As we can see, for different Centrality measures, we get different results, for instance, “Jon-Snow” has the highest ” Betweenness” and “Tyrion-Lannister” the highest “Closeness” centrality.

Cliques

We will represent how we can get all the Cliques using NetworkX and we will show the largest one.

# get all cliques
all = nx.find_cliques(G)

# get the largest clique
largest_clique = sorted(nx.find_cliques(G), key=lambda x:len(x))[-1]

largest_clique
['Tyrion-Lannister',
 'Cersei-Lannister',
 'Joffrey-Baratheon',
 'Sansa-Stark',
 'Jaime-Lannister',
 'Robert-Baratheon',
 'Eddard-Stark',
 'Petyr-Baelish',
 'Renly-Baratheon',
 'Varys',
 'Stannis-Baratheon',
 'Tywin-Lannister',
 'Catelyn-Stark',
 'Robb-Stark']

Recommendations

You noticed that Facebook suggests you friends. There are many algorithms, but one of these is based on the “Open Triangles” which is a concept in social network theory. Triadic closure is the property among three nodes A, B, and C, such that if a strong tie exists between A-B and A-C, there is a weak or strong tie between B-C. This property is too extreme to hold true across very large, complex networks, but it is a useful simplification of reality that can be used to understand and predict networks.

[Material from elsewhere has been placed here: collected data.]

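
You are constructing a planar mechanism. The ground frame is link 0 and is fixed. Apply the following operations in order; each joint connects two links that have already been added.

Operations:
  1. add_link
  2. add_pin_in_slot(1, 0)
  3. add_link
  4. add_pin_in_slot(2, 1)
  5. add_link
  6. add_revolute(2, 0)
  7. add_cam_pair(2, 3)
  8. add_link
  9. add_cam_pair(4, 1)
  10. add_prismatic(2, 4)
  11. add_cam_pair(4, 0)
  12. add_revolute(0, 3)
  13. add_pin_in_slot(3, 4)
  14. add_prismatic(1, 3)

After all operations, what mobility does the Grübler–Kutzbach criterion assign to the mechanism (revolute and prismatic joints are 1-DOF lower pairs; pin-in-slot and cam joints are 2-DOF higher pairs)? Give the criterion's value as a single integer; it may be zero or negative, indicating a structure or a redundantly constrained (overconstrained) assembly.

M = -2

(L,J1,J2)=(1,0,0); link0 fixed
link1: (2,0,0)
PS 1-0 [J2]: (2,0,1)
link2: (3,0,1)
PS 2-1 [J2]: (3,0,2)
link3: (4,0,2)
R 2-0 [J1]: (4,1,2)
C 2-3 [J2]: (4,1,3)
link4: (5,1,3)
C 4-1 [J2]: (5,1,4)
P 2-4 [J1]: (5,2,4)
C 4-0 [J2]: (5,2,5)
R 0-3 [J1]: (5,3,5)
PS 3-4 [J2]: (5,3,6)
P 1-3 [J1]: (5,4,6)
Grübler: 3·4 − 2·4 − 6 = -2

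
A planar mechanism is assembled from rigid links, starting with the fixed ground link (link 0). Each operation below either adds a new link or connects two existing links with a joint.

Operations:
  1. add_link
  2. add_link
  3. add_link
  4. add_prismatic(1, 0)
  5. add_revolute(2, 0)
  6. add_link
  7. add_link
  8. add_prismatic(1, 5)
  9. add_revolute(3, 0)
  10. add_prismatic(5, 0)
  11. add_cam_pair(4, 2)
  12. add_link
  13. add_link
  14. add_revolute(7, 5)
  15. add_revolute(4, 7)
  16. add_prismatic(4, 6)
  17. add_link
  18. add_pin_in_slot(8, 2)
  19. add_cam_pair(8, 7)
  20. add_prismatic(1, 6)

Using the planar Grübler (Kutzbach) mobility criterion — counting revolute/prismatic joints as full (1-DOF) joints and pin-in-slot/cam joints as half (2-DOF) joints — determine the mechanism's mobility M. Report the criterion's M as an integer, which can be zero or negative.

ground; <1,0,0>
#1 <2,0,0>
#2 <3,0,0>
#3 <4,0,0>
P:1↔0 J1 <4,1,0>
R:2↔0 J1 <4,2,0>
#4 <5,2,0>
#5 <6,2,0>
P:1↔5 J1 <6,3,0>
R:3↔0 J1 <6,4,0>
P:5↔0 J1 <6,5,0>
C:4↔2 J2 <6,5,1>
#6 <7,5,1>
#7 <8,5,1>
R:7↔5 J1 <8,6,1>
R:4↔7 J1 <8,7,1>
P:4↔6 J1 <8,8,1>
#8 <9,8,1>
PS:8↔2 J2 <9,8,2>
C:8↔7 J2 <9,8,3>
P:1↔6 J1 <9,9,3>
3×8 − 2×9 − 1×3 = 3

M = 3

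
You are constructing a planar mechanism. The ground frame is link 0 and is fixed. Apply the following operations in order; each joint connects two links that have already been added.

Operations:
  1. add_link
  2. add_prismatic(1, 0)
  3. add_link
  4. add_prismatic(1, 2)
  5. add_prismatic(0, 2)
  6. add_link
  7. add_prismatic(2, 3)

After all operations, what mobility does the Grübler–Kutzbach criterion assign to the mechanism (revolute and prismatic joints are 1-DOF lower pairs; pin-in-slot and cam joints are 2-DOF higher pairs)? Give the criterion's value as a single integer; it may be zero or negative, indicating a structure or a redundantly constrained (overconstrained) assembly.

M = 1

link 0 = ground. State L|J1|J2 = 1|0|0
+link1  2|0|0
P(1,0) f=1→J1  2|1|0
+link2  3|1|0
P(1,2) f=1→J1  3|2|0
P(0,2) f=1→J1  3|3|0
+link3  4|3|0
P(2,3) f=1→J1  4|4|0
M = 3(4−1)−2·4−0 = 9−8−0 = 1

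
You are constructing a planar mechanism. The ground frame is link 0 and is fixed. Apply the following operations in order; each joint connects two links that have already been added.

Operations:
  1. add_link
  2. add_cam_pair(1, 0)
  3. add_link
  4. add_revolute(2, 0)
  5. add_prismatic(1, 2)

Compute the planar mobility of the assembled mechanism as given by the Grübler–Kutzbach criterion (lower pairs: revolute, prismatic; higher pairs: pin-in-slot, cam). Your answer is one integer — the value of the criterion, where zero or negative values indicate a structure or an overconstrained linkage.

ground; <1,0,0>
#1 <2,0,0>
C:1↔0 J2 <2,0,1>
#2 <3,0,1>
R:2↔0 J1 <3,1,1>
P:1↔2 J1 <3,2,1>
3×2 − 2×2 − 1×1 = 1

M = 1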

Let’s try to make the top ten suggestions based on the “Open Triangles”

# Import necessary modules
from itertools import combinations
from collections import defaultdict

# Initialize the defaultdict: recommended
recommended = defaultdict(int)

# Iterate over all the nodes in G
for n, d in G.nodes(data = True):

    # Iterate over all possible triangle relationship combinations
    for n1, n2 in combinations(G.neighbors(n), 2):
    
        # Check whether n1 and n2 do not have an edge
        if not G.has_edge(n1, n2):
        
            # Increment recommended
            recommended[(n1, n2)] += 1

# Identify the top 10 pairs of users
all_counts = sorted(recommended.values())
top10_pairs = [pair for pair, count in recommended.items() if count > all_counts[-10]]
print(top10_pairs)

[('Catelyn-Stark', 'Tommen-Baratheon'), ('Eddard-Stark', 'Brienne-of-Tarth'), ('Petyr-Baelish', 'Brienne-of-Tarth'), ('Rodrik-Cassel', 'Stannis-Baratheon'), ('Arya-Stark', 'Brienne-of-Tarth'), ('Arya-Stark', 'Stannis-Baratheon'), ('Bran-Stark', 'Jaime-Lannister'), ('Bran-Stark', 'Stannis-Baratheon')]

So for example we suggest connecting ‘Catelyn-Stark’ with ‘Tommen-Baratheon’ etc!